Hybrid Code Networks: practical and efficient end-to-end dialog control with supervised and reinforcement learning
This addresses the challenge of building efficient dialog systems for applications like customer service, though it is incremental as it builds on existing end-to-end methods.
The paper tackles the problem of data-intensive training for end-to-end dialog systems by introducing Hybrid Code Networks (HCNs), which combine RNNs with domain-specific knowledge to reduce training data requirements while achieving state-of-the-art performance on the bAbI dataset and outperforming commercial systems.

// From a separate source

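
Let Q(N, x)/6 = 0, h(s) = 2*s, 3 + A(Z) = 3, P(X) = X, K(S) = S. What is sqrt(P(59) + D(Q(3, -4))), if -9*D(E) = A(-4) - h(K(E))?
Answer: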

End-to-end learning of recurrent neural networks (RNNs) is an attractive solution for dialog systems; however, current techniques are data-intensive and require thousands of dialogs to learn simple behaviors. We introduce Hybrid Code Networks (HCNs), which combine an RNN with domain-specific knowledge encoded as software and system action templates. Compared to existing end-to-end approaches, HCNs considerably reduce the amount of training data required, while retaining the key benefit of inferring a latent representation of dialog state. In addition, HCNs can be optimized with supervised learning, reinforcement learning, or a mixture of both. HCNs attain state-of-the-art performance on the bAbI dialog dataset, and outperform two commercially deployed customer-facing dialog systems.